In the Opus audio codec codec suite, Forward Error Correction (FEC) is primarily embedded within the SILK layer of the bitstream as Low Bit-Rate Redundancy (LBRR). Although the redundant data is technically packaged within the subsequent packet’s bitstream (often referred to as in-band FEC), the hosting application must manage it “out-of-band” in relation to the standard sequential decoding pipeline. This process relies on a coordinated handoff between the network’s jitter buffer and the libopus decoding engine.

Step 1: Packet Loss Detection and Jitter Buffer Coordination

The libopus decoder itself is stateless regarding network transport; it does not know if packets are lost unless the hosting application informs it. When the application’s jitter buffer detects that packet \(N-1\) is missing but packet \(N\) has arrived safely, it initiates the FEC recovery sequence. Instead of passing packet \(N\) for immediate playback, the application uses packet \(N\) to reconstruct the missing packet \(N-1\).

Step 2: Triggering the FEC Decoder Path

To decode the redundant FEC data contained within packet \(N\), the application calls the standard decoding function—opus_decode() or opus_decode_float()—with specific arguments: * The data parameter is populated with the payload of the currently received packet (packet \(N\)). * The decode_fec flag is explicitly set to 1 (true). * The frame_size parameter must match the expected duration of the lost packet (\(N-1\)).
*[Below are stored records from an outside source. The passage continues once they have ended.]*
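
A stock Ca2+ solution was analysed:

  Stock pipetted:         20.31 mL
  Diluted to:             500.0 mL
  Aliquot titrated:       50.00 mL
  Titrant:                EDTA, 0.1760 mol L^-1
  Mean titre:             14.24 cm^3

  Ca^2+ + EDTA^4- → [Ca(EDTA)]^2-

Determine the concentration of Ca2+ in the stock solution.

1.234 mol/L

n(EDTA) = 0.01424 × 0.1760 = 2.506 × 10^-3 mol
n(Ca2+) in the aliquot = 2.506 × 10^-3 mol (1:1 ratio)
[Ca2+]_dilute = 2.506 × 10^-3 / 0.05000 = 0.05012 mol/L
Dilution factor = 500.0 / 20.31 = 24.62
[Ca2+]_stock = 0.05012 × 24.62 = 1.234 mol/L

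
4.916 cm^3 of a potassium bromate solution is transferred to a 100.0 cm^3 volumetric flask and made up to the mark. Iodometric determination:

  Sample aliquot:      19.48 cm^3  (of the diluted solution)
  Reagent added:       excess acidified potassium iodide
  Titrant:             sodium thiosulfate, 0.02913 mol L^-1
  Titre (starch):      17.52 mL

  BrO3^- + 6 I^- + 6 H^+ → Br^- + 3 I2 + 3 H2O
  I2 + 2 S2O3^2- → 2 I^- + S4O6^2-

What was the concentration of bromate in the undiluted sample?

n(S2O3^2-) = 0.01752 × 0.02913 = 5.104 × 10^-4 mol
n(I2) = n(S2O3^2-)/2 = 2.552 × 10^-4 mol
From the 1:3 ratio, n(BrO3^-) in the aliquot = 1/3 × 2.552 × 10^-4 = 8.506 × 10^-5 mol
[BrO3^-]_dilute = 8.506 × 10^-5 / 0.01948 = 0.004367 mol/L
[BrO3^-]_original = 0.004367 × 100.0/4.916 = 0.08882 mol/L

0.08882 mol/L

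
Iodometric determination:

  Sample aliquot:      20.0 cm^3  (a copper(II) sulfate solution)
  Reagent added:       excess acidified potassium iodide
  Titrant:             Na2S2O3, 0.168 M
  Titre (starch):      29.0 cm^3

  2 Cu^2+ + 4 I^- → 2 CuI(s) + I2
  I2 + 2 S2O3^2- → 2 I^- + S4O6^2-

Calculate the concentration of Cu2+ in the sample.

0.244 M

n(S2O3^2-) = 0.0290 × 0.168 = 4.87 × 10^-3 mol
n(I2) = n(S2O3^2-)/2 = 2.44 × 10^-3 mol
From the 2:1 ratio, n(Cu2+) in the aliquot = 2/1 × 2.44 × 10^-3 = 4.87 × 10^-3 mol
[Cu2+] = 4.87 × 10^-3 / 0.0200 = 0.244 mol/L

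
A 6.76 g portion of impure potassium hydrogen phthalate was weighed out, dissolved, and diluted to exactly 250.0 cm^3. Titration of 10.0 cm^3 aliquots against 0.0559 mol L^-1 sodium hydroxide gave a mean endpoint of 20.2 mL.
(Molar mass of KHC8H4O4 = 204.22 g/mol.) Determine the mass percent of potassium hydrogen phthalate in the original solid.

85.3 %

KHC8H4O4 + NaOH → KNaC8H4O4 + H2O
n(NaOH) per titration = 0.0202 × 0.0559 = 1.13 × 10^-3 mol
n(KHC8H4O4) in each aliquot = 1.13 × 10^-3 mol (1:1 ratio)
n(KHC8H4O4) in the whole flask = 1.13 × 10^-3 × 250.0/10.0 = 0.0282 mol
mass of KHC8H4O4 = 0.0282 × 204.22 = 5.77 g
% KHC8H4O4 = 5.77 / 6.76 × 100 = 85.3 %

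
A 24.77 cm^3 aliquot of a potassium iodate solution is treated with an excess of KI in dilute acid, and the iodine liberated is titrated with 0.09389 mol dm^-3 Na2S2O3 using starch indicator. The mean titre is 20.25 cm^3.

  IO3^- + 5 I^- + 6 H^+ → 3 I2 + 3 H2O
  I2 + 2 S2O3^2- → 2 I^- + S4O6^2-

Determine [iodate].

n(S2O3^2-) = 0.02025 × 0.09389 = 1.901 × 10^-3 mol
n(I2) = n(S2O3^2-)/2 = 9.506 × 10^-4 mol
From the 1:3 ratio, n(IO3^-) in the aliquot = 1/3 × 9.506 × 10^-4 = 3.169 × 10^-4 mol
[IO3^-] = 3.169 × 10^-4 / 0.02477 = 0.01279 mol/L

0.01279 mol/L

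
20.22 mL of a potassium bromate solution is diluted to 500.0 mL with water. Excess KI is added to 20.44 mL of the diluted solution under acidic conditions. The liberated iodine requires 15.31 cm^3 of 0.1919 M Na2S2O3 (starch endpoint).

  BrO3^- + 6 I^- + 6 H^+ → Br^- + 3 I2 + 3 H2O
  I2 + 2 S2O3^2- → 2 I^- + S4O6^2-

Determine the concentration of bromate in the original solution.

n(S2O3^2-) = 0.01531 × 0.1919 = 2.938 × 10^-3 mol
n(I2) = n(S2O3^2-)/2 = 1.469 × 10^-3 mol
From the 1:3 ratio, n(BrO3^-) in the aliquot = 1/3 × 1.469 × 10^-3 = 4.897 × 10^-4 mol
[BrO3^-]_dilute = 4.897 × 10^-4 / 0.02044 = 0.02396 mol/L
[BrO3^-]_original = 0.02396 × 500.0/20.22 = 0.5924 mol/L

0.5924 M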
By setting decode_fec to 1, the decoder is instructed to ignore the primary audio payload of packet \(N\) and instead search its bitstream headers for the redundant LBRR data representing packet \(N-1\).

Step 3: Parsing the Bitstream (SILK Layer)
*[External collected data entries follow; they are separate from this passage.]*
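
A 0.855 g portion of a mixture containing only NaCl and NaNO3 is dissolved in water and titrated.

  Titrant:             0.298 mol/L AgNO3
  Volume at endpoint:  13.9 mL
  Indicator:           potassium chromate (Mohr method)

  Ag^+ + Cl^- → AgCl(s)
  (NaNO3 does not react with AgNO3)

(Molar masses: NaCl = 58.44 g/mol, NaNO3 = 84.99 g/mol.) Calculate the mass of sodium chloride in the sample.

n(AgNO3) = 0.0139 × 0.298 = 4.14 × 10^-3 mol
Let x = n(NaCl), y = n(NaNO3).
Titrant: 1x = 4.14 × 10^-3;  mass: 58.44x + 84.99y = 0.855
Solving, x = 4.14 × 10^-3 mol, y = 7.21 × 10^-3 mol
mass of NaCl = 4.14 × 10^-3 × 58.44 = 0.242 g

0.242 g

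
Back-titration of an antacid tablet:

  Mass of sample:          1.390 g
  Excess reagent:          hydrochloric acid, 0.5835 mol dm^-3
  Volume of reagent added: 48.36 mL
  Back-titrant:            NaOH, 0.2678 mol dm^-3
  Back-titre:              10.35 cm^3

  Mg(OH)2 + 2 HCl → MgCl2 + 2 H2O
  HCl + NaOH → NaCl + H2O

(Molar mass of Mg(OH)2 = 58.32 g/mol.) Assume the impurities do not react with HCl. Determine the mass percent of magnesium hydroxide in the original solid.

n(HCl) added = 0.04836 × 0.5835 = 0.02822 mol
n(NaOH) used in back-titration = 0.01035 × 0.2678 = 2.772 × 10^-3 mol
n(HCl) left over = 2.772 × 10^-3 mol (1:1 ratio)
n(HCl) consumed by analyte = 0.02822 − 2.772 × 10^-3 = 0.02545 mol
From the 1:2 ratio, n(Mg(OH)2) = 1/2 × 0.02545 = 0.01272 mol
mass of Mg(OH)2 = 0.01272 × 58.32 = 0.7420 g
% Mg(OH)2 = 0.7420 / 1.390 × 100 = 53.38 %

53.38 %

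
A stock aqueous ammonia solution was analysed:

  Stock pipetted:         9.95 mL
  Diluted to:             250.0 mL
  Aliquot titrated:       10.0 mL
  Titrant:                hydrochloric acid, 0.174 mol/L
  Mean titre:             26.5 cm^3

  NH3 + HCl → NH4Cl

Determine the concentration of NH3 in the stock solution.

n(HCl) = 0.0265 × 0.174 = 4.61 × 10^-3 mol
n(NH3) in the aliquot = 4.61 × 10^-3 mol (1:1 ratio)
[NH3]_dilute = 4.61 × 10^-3 / 0.0100 = 0.461 mol/L
Dilution factor = 250.0 / 9.95 = 25.13
[NH3]_stock = 0.461 × 25.13 = 11.6 mol/L

11.6 mol/L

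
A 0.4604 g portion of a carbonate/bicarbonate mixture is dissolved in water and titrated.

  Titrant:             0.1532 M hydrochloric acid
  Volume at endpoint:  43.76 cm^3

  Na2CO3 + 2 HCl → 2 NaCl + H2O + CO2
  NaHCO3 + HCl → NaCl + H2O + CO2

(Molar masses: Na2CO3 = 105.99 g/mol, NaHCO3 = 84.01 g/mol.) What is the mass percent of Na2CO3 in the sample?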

Once the FEC path is triggered, libopus parses the payload of packet \(N\). * SILK Frames: If the packet contains SILK frames (used for voice), the decoder checks the LBRR flag in the channel header. If the encoder previously determined that the frame was at risk of packet loss and contained highly voiced content, it will have written low-bitrate redundant parameters into this section. * CELT Frames: The CELT layer (used for music and high-frequency audio) does not natively support LBRR/FEC due to the high bitrate overhead. If the stream is operating in CELT-only mode, the decoder will find no FEC data.

Step 4: Reconstructing the Lost Frame

If valid LBRR data is present in the SILK layer, libopus decodes this highly compressed representation of packet \(N-1\). The resulting audio is lower in quality than the original packet would have been, but it preserves the pitch, energy, and spectral parameters of the voice.
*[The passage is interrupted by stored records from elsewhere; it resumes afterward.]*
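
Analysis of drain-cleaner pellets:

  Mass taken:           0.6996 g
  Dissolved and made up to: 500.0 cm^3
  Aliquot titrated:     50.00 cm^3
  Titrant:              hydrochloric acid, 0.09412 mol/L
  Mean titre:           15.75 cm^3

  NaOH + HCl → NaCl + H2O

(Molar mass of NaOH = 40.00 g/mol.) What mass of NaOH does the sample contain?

0.5930 g

n(HCl) per titration = 0.01575 × 0.09412 = 1.482 × 10^-3 mol
n(NaOH) in each aliquot = 1.482 × 10^-3 mol (1:1 ratio)
n(NaOH) in the whole flask = 1.482 × 10^-3 × 500.0/50.00 = 0.01482 mol
mass of NaOH = 0.01482 × 40.00 = 0.5930 g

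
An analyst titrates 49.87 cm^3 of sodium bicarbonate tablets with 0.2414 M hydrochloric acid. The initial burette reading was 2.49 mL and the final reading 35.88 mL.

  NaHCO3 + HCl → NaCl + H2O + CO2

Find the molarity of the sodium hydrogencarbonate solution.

n(HCl) = 0.03339 L × 0.2414 mol/L = 8.060 × 10^-3 mol
n(NaHCO3) = 8.060 × 10^-3 mol (1:1 mole ratio)
[NaHCO3] = 8.060 × 10^-3 mol / 0.04987 L = 0.1616 mol/L

0.1616 M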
This reconstructed audio is written to the output buffer, and the internal states of the decoder’s prediction filters are updated. Updating these states is critical because it ensures that when packet \(N\) is eventually decoded, the transition between the recovered frame and the new frame is smooth and free of audible phase jumps or clicks.

Step 5: Fallback to Packet Loss Concealment (PLC)

If the decoder find that packet \(N\) does not contain FEC data (either because the encoder chose not to send it, or the stream is in CELT mode), it falls back to Packet Loss Concealment (PLC).

In this scenario, the decoder generates a replacement frame by extrapolating the period and spectral shape of the last successfully decoded frame, gradually muting the volume if losses persist.

Step 6: Sequential Decoding of the Current Packet

After the lost frame (\(N-1\)) is successfully reconstructed via FEC (or concealed via PLC) and played back, the application immediately calls the decoder a second time. This time, it passes packet \(N\) with the decode_fec flag set to 0. The decoder then processes packet \(N\) normally, generating the high-quality target audio and advancing the playback timeline seamlessly.